Região de Pelotas tem aumento de contágio por covid-19

Municípios da Zona Sul apresentaram 158,8 novos casos por 100 mil habitantes após cinco semanas sem alterações no sistema de monitoramento da pandemia

Em drive trhru, equipes de saúde de Pelotas aplicam a terceira dose da vacina em idosos de 70 anos e pessoas com imunodepressão

Foto: Rodrigo Chagas/ Prefeitura de Pelotas

Após cinco semanas consecutivas sem alterações no sistema 3As de monitoramento da pandemia de coronavírus no Rio Grande do Sul, o gabinete de crise do governo gaúcho emitiu no final da tarde de quarta-feira novo Aviso para a região de Pelotas (R21).

O Aviso é o primeiro passo do Sistema 3As de Monitoramento, com o qual o governo do Estado gerencia a pandemia no Rio Grande do Sul.
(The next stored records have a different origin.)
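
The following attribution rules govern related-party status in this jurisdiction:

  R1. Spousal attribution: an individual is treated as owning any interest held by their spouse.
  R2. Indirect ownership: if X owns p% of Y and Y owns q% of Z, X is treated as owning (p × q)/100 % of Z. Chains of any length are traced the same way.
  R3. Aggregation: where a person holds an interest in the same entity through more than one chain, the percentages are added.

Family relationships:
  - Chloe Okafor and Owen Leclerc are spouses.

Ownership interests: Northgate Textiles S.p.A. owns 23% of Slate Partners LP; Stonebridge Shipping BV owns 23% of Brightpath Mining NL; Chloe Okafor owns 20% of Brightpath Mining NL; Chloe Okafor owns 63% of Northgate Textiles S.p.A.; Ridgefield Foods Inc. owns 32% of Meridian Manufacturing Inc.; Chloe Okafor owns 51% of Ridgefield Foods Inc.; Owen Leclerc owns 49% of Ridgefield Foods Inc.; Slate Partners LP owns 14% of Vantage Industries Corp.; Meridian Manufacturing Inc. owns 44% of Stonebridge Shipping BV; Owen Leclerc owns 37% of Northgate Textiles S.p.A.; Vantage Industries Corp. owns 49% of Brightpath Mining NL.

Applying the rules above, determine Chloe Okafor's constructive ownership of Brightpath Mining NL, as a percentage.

By spousal attribution (R1), Chloe Okafor is treated as also owning Owen Leclerc's interest in Ridgefield Foods Inc, giving 51% + 49% = 100%.
By spousal attribution (R1), Chloe Okafor is treated as also owning Owen Leclerc's interest in Northgate Textiles S.p.A, giving 63% + 37% = 100%.
Chain via Ridgefield Foods Inc. → Meridian Manufacturing Inc. → Stonebridge Shipping BV (R2): 100% × 32% × 44% × 23% = 3.2384% of Brightpath Mining NL.
Chain via Northgate Textiles S.p.A. → Slate Partners LP → Vantage Industries Corp. (R2): 100% × 23% × 14% × 49% = 1.5778% of Brightpath Mining NL.
Direct interest in Brightpath Mining NL: 20%.
Aggregating (R3): 3.2384% + 1.5778% + 20% = 24.8162%.

24.8162%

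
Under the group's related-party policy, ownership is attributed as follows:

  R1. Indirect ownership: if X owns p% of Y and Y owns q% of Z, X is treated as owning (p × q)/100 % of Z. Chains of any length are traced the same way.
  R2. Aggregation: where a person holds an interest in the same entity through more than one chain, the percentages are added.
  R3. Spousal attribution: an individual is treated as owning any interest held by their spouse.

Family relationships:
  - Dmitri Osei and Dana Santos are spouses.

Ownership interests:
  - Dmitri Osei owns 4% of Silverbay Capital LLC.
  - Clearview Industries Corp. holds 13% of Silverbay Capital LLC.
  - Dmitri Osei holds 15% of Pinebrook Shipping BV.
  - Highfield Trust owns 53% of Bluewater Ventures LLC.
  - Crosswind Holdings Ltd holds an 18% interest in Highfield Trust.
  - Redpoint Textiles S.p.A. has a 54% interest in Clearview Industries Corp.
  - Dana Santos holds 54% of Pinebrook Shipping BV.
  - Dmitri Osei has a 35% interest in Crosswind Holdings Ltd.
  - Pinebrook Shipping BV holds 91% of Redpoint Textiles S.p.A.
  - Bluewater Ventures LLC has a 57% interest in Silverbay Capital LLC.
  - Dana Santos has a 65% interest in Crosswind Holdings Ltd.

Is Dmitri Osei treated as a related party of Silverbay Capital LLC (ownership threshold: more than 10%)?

By spousal attribution (R3), Dmitri Osei is treated as also owning Dana Santos's interest in Crosswind Holdings Ltd, giving 35% + 65% = 100%.
By spousal attribution (R3), Dmitri Osei is treated as also owning Dana Santos's interest in Pinebrook Shipping BV, giving 15% + 54% = 69%.
Chain via Crosswind Holdings Ltd → Highfield Trust → Bluewater Ventures LLC (R1): 100% × 18% × 53% × 57% = 5.4378% of Silverbay Capital LLC.
Chain via Pinebrook Shipping BV → Redpoint Textiles S.p.A. → Clearview Industries Corp. (R1): 69% × 91% × 54% × 13% = 4.407858% of Silverbay Capital LLC.
Direct interest in Silverbay Capital LLC: 4%.
Aggregating (R2): 5.4378% + 4.407858% + 4% = 13.845658%.
13.845658% exceeds the 10% threshold, so Dmitri is a related party to Silverbay Capital LLC.

Yes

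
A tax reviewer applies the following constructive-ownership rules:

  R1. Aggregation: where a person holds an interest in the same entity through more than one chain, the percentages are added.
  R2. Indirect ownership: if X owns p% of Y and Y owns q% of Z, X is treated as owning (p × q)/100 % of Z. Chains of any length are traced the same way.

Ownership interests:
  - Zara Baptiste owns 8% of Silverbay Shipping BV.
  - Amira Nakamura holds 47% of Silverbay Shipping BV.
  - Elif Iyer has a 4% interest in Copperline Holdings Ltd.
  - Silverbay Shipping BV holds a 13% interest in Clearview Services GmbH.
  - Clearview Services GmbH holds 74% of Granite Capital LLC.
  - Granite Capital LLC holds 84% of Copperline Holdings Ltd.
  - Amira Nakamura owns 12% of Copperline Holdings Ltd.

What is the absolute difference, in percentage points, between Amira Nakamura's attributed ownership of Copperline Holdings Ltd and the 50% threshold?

Chain via Silverbay Shipping BV → Clearview Services GmbH → Granite Capital LLC (R2): 47% × 13% × 74% × 84% = 3.797976% of Copperline Holdings Ltd.
Direct interest in Copperline Holdings Ltd: 12%.
Aggregating (R1): 3.797976% + 12% = 15.797976%.
15.797976% falls short of the 50% threshold by 34.202024 percentage points.

34.202024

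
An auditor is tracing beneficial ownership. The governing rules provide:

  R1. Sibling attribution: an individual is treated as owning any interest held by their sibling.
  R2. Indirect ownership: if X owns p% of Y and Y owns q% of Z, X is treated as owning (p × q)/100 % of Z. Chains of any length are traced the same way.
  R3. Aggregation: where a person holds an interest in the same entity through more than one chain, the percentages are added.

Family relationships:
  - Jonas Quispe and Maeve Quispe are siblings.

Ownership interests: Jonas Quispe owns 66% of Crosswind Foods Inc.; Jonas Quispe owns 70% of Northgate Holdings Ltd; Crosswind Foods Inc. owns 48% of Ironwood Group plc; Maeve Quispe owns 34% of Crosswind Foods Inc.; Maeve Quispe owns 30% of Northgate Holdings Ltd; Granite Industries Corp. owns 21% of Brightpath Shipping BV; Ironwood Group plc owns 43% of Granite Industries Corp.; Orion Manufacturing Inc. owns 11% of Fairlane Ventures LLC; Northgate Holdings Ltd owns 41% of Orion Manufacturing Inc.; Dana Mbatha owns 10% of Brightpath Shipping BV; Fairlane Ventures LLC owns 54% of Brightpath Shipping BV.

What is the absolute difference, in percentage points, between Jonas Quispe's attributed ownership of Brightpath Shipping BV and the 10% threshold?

By sibling attribution (R1), Jonas Quispe is treated as also owning Maeve Quispe's interest in Crosswind Foods Inc, giving 66% + 34% = 100%.
By sibling attribution (R1), Jonas Quispe is treated as also owning Maeve Quispe's interest in Northgate Holdings Ltd, giving 70% + 30% = 100%.
Chain via Crosswind Foods Inc. → Ironwood Group plc → Granite Industries Corp. (R2): 100% × 48% × 43% × 21% = 4.3344% of Brightpath Shipping BV.
Chain via Northgate Holdings Ltd → Orion Manufacturing Inc. → Fairlane Ventures LLC (R2): 100% × 41% × 11% × 54% = 2.4354% of Brightpath Shipping BV.
Aggregating (R3): 4.3344% + 2.4354% = 6.7698%.
6.7698% falls short of the 10% threshold by 3.2302 percentage points.

3.2302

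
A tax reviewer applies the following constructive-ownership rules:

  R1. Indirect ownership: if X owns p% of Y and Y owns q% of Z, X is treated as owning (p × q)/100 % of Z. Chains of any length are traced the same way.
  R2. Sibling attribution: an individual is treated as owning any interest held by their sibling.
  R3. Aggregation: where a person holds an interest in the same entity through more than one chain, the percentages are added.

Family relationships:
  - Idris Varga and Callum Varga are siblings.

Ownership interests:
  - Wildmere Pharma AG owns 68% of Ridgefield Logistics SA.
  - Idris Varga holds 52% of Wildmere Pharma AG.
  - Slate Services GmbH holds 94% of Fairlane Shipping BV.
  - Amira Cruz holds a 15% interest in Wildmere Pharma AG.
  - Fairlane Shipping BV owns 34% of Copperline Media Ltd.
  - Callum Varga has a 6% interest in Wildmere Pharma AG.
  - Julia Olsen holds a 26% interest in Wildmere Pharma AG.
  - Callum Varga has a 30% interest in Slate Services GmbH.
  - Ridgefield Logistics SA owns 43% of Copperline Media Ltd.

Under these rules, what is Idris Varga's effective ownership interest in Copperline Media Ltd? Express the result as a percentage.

26.5472%

By sibling attribution (R2), Idris Varga is treated as also owning Callum Varga's interest in Wildmere Pharma AG, giving 52% + 6% = 58%.
By sibling attribution (R2), Idris Varga is treated as owning Callum Varga's 30% interest in Slate Services GmbH.
Chain via Wildmere Pharma AG → Ridgefield Logistics SA (R1): 58% × 68% × 43% = 16.9592% of Copperline Media Ltd.
Chain via Slate Services GmbH → Fairlane Shipping BV (R1): 30% × 94% × 34% = 9.588% of Copperline Media Ltd.
Aggregating (R3): 16.9592% + 9.588% = 26.5472%.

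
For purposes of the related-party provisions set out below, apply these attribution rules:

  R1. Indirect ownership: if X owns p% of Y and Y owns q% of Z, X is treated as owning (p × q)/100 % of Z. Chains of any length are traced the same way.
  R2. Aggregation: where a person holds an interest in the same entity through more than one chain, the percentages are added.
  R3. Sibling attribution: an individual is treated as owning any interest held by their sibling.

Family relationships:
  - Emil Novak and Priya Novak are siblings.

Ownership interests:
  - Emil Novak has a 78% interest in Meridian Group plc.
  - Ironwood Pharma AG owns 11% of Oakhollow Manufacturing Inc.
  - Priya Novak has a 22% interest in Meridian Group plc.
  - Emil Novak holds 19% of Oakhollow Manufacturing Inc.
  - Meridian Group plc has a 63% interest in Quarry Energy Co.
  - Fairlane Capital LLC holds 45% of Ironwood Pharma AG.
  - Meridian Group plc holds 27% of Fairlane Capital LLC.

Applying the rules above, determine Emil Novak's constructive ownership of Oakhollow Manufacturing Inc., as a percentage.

20.3365%

By sibling attribution (R3), Emil Novak is treated as also owning Priya Novak's interest in Meridian Group plc, giving 78% + 22% = 100%.
Chain via Meridian Group plc → Fairlane Capital LLC → Ironwood Pharma AG (R1): 100% × 27% × 45% × 11% = 1.3365% of Oakhollow Manufacturing Inc.
Direct interest in Oakhollow Manufacturing Inc: 19%.
Aggregating (R2): 1.3365% + 19% = 20.3365%.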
Segundo os técnicos do GT Saúde, o aumento contínuo de casos de Covid-19 na região de Pelotas, que lidera esse indicador, com quase o dobro da média estadual, justifica este novo Aviso.

Foram registrados 158,8 novos casos por 100 mil habitantes na R21, enquanto que a média estadual no mesmo período foi de 83,4 casos por 100 mil habitantes. A esse aumento, soma-se o fato de a região ter a quarta menor taxa de imunizados, totalizando 39,3% da população com o esquema vacinal completo, enquanto a proporção no RS é de 44,3%.

“Mesmo com a ampliação da população gaúcha vacinada e a estabilização do cenário da pandemia no Estado de forma geral, reforçamos o lembrete feito sempre pelo GT Saúde de que a pandemia não acabou e de que precisamos seguir respeitando os protocolos, especialmente em relação ao uso da máscara e a higienização constante das mãos”, disse o vice-governador.

De acordo com a última atualização da Secretaria Estadual da Saúde, o RS tem 1.430.461 casos confirmados de covid-19, 34.661 óbitos e taxa de 57,9% de ocupação de leitos em UTI.

Vacinação de adolescentes

Secretaria da Saúde da capital começou a imunizar jovens no dia 16 e ampliou para 12 anos ou mais nesta quinta-feira

Foto: Cristine Rochol/PMPA

O governo federal fez mais um recuo na quarta-feira em relação à vacinação de adolescentes, depois de ter anunciado que a imunização deveria ser restrita a jovens com comorbidades devido a suspeitas infundadas em relação a efeitos colaterais das vacinas na população dos 12 aos 17 anos

O Ministério da Saúde voltou a liberar a vacinação para todos os jovens dessas faixas etárias depois que o comitê formado por representantes do ministério, da Agência Nacional de Vigilância Sanitária (Anvisa) e da Fundação Oswaldo Cruz (Fiocruz) confirmaram que a morte de uma jovem de 16 anos de São Bernardo do Campo, no ABC Paulista, não está relacionada com a vacinação contra o coronavírus.

A Secretaria da Saúde (SES), o Conselho das Secretarias Municipais de Saúde (Cosems/RS) já haviam anunciado que a vacinação de todos os jovens até 17 anos seria mantida no estado.

A proposta aprovada em reunião da Comissão Intergestores Bipartite com a representação dos municípios foi de destinar 350 mil doses da remessa que chegou ao estado na quarta-feira para as primeiras doses em adolescentes, incluindo cerca de 165 mil de vacinas da Pfizer para cobrir a totalidade da faixa dos 17 anos e 58% da faixa dos 16 anos.

Essas idades podem variar de cidade para cidade conforme o avanço da campanha e a disponibilidade de doses.

“Importante destacar que só a Pfizer está autorizada para os adolescentes, e somente vacinas dessa marca estão sendo distribuídas para esse público”, alertou a secretária da Saúde, Arita Bergmann.

Em Porto Alegre, a prefeitura ampliou a faixa etária da vacinação contra a covid-19 para todas as pessoas com 12 anos ou mais nesta quinta-feira, 23.